Kandidat Doktor di salah satu perguruan tinggi elit di Jakarta itu menerangkan, secara teori akurasi data survei dipengaruhi jumlah responden. Jika respondennya 650 kemudian survei dilakukan di 32 kecamatan, maka rata-rata responden yang diwawancara per kecamatan hanya 20. Seandainya menggunakan metode multistage, maka survei tersebut akan terbatas untuk beberapa kecamatan. Sehingga mereka akan kesulitan membaca kondisi peta per daerah pemilihan, per kecamatan apalagi per desa/kelurahan.
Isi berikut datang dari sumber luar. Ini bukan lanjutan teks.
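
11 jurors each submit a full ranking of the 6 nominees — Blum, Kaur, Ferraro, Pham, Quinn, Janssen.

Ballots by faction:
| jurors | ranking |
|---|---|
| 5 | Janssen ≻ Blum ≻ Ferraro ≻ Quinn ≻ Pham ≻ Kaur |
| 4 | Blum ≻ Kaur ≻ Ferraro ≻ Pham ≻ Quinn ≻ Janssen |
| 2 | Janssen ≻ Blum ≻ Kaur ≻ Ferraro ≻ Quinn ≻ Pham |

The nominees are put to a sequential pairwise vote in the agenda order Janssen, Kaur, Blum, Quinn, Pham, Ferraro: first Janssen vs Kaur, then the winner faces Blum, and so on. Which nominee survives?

Round 1: Janssen vs Kaur — 7–4, Janssen advances.
Round 2: Janssen vs Blum — 7–4, Janssen advances.
Round 3: Janssen vs Quinn — 7–4, Janssen advances.
Round 4: Janssen vs Pham — 7–4, Janssen advances.
Round 5: Janssen vs Ferraro — 7–4, Janssen advances.
Janssen survives the agenda.

Janssen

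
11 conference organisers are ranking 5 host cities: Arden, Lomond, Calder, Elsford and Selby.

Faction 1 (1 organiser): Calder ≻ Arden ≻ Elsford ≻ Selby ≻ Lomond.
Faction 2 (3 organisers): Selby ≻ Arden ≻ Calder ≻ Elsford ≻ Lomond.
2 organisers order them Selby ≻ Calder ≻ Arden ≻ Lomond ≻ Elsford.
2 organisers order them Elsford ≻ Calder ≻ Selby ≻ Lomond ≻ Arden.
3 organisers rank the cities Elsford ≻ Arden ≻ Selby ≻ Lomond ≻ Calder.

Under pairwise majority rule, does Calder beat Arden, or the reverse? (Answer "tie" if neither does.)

Ballots ranking Calder above Arden: 1 + 2 + 2 = 5.
Ballots ranking Arden above Calder: 11 − 5 = 6.
Arden wins the head-to-head 6–5.

Arden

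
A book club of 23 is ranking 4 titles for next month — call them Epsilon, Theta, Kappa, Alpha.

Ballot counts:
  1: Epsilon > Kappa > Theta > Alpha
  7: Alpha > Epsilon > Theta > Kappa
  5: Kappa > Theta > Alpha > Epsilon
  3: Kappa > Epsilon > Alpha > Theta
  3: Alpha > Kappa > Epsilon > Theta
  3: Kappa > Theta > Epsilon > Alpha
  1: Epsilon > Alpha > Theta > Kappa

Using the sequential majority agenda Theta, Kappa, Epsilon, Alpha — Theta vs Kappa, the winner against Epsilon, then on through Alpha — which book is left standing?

Kappa

Round 1: Theta vs Kappa — 8–15, Kappa advances.
Round 2: Kappa vs Epsilon — 14–9, Kappa advances.
Round 3: Kappa vs Alpha — 12–11, Kappa advances.
The agenda winner is Kappa.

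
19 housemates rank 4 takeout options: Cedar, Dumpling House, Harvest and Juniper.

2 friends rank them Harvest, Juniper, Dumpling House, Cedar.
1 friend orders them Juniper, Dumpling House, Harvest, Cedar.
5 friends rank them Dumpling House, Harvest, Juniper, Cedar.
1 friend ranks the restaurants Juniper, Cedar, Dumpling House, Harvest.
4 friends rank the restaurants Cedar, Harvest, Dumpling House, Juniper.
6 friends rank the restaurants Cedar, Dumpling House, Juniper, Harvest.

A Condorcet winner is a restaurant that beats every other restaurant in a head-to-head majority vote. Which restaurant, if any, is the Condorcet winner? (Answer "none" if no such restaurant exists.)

Pairwise majorities:
Cedar vs Dumpling House: 1+4+6 = 11 for Cedar, 8 for Dumpling House — Cedar by 11–8.
Cedar vs Harvest: 11 to 8, Cedar.
Cedar vs Juniper: 4+6 = 10 for Cedar, 9 for Juniper — Cedar by 10–9.
Dumpling House vs Harvest: Dumpling House is ranked higher on 1+5+1+6 = 13 ballots, Harvest on 6. Dumpling House wins 13–6.
Dumpling House vs Juniper: Dumpling House is ranked higher on 5+4+6 = 15 ballots, Juniper on 4. Dumpling House wins 15–4.
Harvest vs Juniper: 2+5+4 = 11 for Harvest, 8 for Juniper — Harvest by 11–8.
Cedar defeats every rival head-to-head and is the Condorcet winner.

Cedar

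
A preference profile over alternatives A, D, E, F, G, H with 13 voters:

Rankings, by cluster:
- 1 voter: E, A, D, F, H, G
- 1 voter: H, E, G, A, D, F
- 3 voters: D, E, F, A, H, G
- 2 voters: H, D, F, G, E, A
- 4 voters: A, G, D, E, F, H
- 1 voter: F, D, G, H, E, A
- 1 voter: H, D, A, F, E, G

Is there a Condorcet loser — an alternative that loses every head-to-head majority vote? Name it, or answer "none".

none

Pairwise majorities:
A vs D: D wins 7–6.
A vs E: E, 8–5.
A vs F: A wins 7–6.
A vs G: A preferred on 1+3+4+1 = 9 ballots; A wins 9–4.
A vs H: A, 8–5.
D vs E: D is ranked higher on 3+2+4+1+1 = 11 ballots, E on 2. D wins 11–2.
D vs F: D wins 12–1.
D vs G: D wins 8–5.
D–H: D 9–4.
E–F: E 9–4.
E vs G: G, 7–6.
E vs H: E wins 8–5.
F vs G: F wins 8–5.
F vs H: F wins 9–4.
G vs H: G preferred on 4+1 = 5 ballots; H wins 8–5.
No alternative is winless: A beats F; D beats A; E beats A; F beats G; G beats E; H beats G. There is no Condorcet loser.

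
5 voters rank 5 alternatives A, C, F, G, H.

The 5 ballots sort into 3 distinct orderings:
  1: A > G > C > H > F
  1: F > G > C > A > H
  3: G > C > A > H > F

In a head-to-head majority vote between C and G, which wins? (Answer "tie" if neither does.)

G

No ballot ranks C above G: 0.
Ballots ranking G above C: 5 − 0 = 5.
G wins the head-to-head 5–0.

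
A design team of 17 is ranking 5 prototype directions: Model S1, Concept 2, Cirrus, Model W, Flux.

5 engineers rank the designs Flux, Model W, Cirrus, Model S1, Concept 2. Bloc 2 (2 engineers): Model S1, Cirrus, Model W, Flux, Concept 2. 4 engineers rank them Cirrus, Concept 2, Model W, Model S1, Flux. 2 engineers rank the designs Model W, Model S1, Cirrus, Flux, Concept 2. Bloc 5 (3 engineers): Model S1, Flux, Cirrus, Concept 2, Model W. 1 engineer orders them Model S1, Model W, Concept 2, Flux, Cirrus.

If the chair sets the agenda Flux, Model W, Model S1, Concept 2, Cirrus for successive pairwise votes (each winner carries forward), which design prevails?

Round 1: Flux vs Model W — 8–9, Model W advances.
Round 2: Model W vs Model S1 — 11–6, Model W advances.
Round 3: Model W vs Concept 2 — 10–7, Model W advances.
Round 4: Model W vs Cirrus — 8–9, Cirrus advances.
Cirrus survives the agenda.

Cirrus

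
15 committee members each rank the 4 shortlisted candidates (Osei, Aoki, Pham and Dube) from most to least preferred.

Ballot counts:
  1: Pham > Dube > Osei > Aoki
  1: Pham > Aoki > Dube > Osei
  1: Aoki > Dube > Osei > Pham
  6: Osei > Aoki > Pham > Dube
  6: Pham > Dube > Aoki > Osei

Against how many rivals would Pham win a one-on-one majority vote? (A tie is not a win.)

Pham against each rival (15 committee members):
Pham vs Osei: Pham, 8–7.
Pham vs Aoki: Pham, 8–7.
Pham vs Dube: Pham wins 14–1.
Pham beats Osei, Aoki, Dube — 3 pairwise wins.

3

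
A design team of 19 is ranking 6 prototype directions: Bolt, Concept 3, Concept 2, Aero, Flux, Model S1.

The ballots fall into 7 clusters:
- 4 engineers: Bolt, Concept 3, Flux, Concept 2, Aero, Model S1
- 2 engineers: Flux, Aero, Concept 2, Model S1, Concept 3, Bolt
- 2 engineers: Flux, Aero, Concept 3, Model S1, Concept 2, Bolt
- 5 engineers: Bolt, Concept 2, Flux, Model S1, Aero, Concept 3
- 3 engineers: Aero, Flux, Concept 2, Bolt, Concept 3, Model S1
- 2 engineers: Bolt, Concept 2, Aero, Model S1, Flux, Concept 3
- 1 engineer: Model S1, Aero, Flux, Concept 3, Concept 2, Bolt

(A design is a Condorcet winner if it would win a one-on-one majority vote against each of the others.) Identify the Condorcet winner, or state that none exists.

Bolt

Pairwise majorities:
Bolt vs Concept 3: 14 to 5, Bolt.
Bolt vs Concept 2: 4+5+2 = 11 for Bolt, 8 for Concept 2 — Bolt by 11–8.
Bolt vs Aero: Bolt, 11–8.
Bolt vs Flux: Bolt preferred on 4+5+2 = 11 ballots; Bolt wins 11–8.
Bolt vs Model S1: Bolt wins 14–5.
Concept 3 vs Concept 2: Concept 2, 12–7.
Concept 3 vs Aero: Aero, 15–4.
Concept 3–Flux: Flux 15–4.
Concept 3 vs Model S1: Concept 3 preferred on 4+2+3 = 9 ballots; Model S1 wins 10–9.
Concept 2 vs Aero: 11 to 8, Concept 2.
Concept 2 vs Flux: Flux wins 12–7.
Concept 2 vs Model S1: Concept 2 is ranked higher on 4+2+5+3+2 = 16 ballots, Model S1 on 3. Concept 2 wins 16–3.
Aero vs Flux: 6 to 13, Flux.
Aero vs Model S1: Aero preferred on 4+2+2+3+2 = 13 ballots; Aero wins 13–6.
Flux vs Model S1: Flux is ranked higher on 4+2+2+5+3 = 16 ballots, Model S1 on 3. Flux wins 16–3.
Bolt wins every pairwise contest, so Bolt is the Condorcet winner.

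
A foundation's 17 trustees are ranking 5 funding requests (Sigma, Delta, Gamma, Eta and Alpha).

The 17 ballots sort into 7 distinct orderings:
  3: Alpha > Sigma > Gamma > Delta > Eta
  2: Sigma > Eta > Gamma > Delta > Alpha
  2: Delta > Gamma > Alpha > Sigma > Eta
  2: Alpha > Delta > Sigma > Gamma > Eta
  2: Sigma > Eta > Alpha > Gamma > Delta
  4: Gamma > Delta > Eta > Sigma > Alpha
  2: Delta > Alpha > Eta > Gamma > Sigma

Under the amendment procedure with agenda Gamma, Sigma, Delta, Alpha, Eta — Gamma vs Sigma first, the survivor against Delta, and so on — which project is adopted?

Delta

Round 1: Gamma vs Sigma — 8–9, Sigma advances.
Round 2: Sigma vs Delta — 7–10, Delta advances.
Round 3: Delta vs Alpha — 10–7, Delta advances.
Round 4: Delta vs Eta — 13–4, Delta advances.
Delta survives the agenda.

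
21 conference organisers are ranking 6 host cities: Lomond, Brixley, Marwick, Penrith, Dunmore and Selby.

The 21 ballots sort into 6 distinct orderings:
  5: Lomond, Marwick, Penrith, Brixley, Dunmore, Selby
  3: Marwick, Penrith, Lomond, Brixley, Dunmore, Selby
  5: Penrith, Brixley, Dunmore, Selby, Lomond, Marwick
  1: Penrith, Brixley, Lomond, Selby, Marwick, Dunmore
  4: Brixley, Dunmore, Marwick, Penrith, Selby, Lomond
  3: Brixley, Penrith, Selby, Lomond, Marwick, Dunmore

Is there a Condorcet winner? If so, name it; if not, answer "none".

none

Pairwise majorities:
Lomond vs Brixley: Lomond preferred on 5+3 = 8 ballots; Brixley wins 13–8.
Lomond vs Marwick: 5+5+1+3 = 14 for Lomond, 7 for Marwick — Lomond by 14–7.
Lomond vs Penrith: 5 to 16, Penrith.
Lomond vs Dunmore: Lomond is ranked higher on 5+3+1+3 = 12 ballots, Dunmore on 9. Lomond wins 12–9.
Lomond vs Selby: Selby, 12–9.
Brixley–Marwick: Brixley 13–8.
Brixley vs Penrith: Brixley is ranked higher on 4+3 = 7 ballots, Penrith on 14. Penrith wins 14–7.
Brixley vs Dunmore: 21 to 0, Brixley.
Brixley vs Selby: 5+3+5+1+4+3 = 21 for Brixley, 0 for Selby — Brixley by 21–0.
Marwick–Penrith: Marwick 12–9.
Marwick vs Dunmore: Marwick, 12–9.
Marwick–Selby: Marwick 12–9.
Penrith vs Dunmore: Penrith preferred on 5+3+5+1+3 = 17 ballots; Penrith wins 17–4.
Penrith–Selby: Penrith 21–0.
Dunmore vs Selby: Dunmore preferred on 5+3+5+4 = 17 ballots; Dunmore wins 17–4.
Each city drops at least one matchup (Lomond loses to Brixley; Brixley loses to Penrith; Marwick loses to Lomond; Penrith loses to Marwick; Dunmore loses to Lomond; Selby loses to Brixley); the cycle Lomond > Marwick > Penrith > Lomond rules out a Condorcet winner.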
“Disinilah masyarakat dituntut cerdas. Survei yang memperlihatkan kemenangan paslon tertentu harus dikaji dan ditracking bagaimana metodologinya. Semakin banyak jumlah responden, semakin kecil potensi margin of errornya, begitu pula sebaliknya. Katakanlah 650 responden, maka margin of errornya juga besar, yaitu di kisaran 4%. Jika paslon satu dinaikan 4% dan yang lain diturunkan 4% tentu akan menggambarkan kondisi yang berbeda,” bebernya.
Diharapkan dia, lembaga survei memang harus terbuka metodologinya. Sampaikan jika multistage random sampling yang dilakukannya seperti apa.
Jika terbatas hanya beberapa kecamatan sampaikan saja. Sebab jika sampai seluruh kecamatan disurvei dengan sampel hanya 650, maka datanya akan bias dan pasti kesulitan mengatur proporsinya.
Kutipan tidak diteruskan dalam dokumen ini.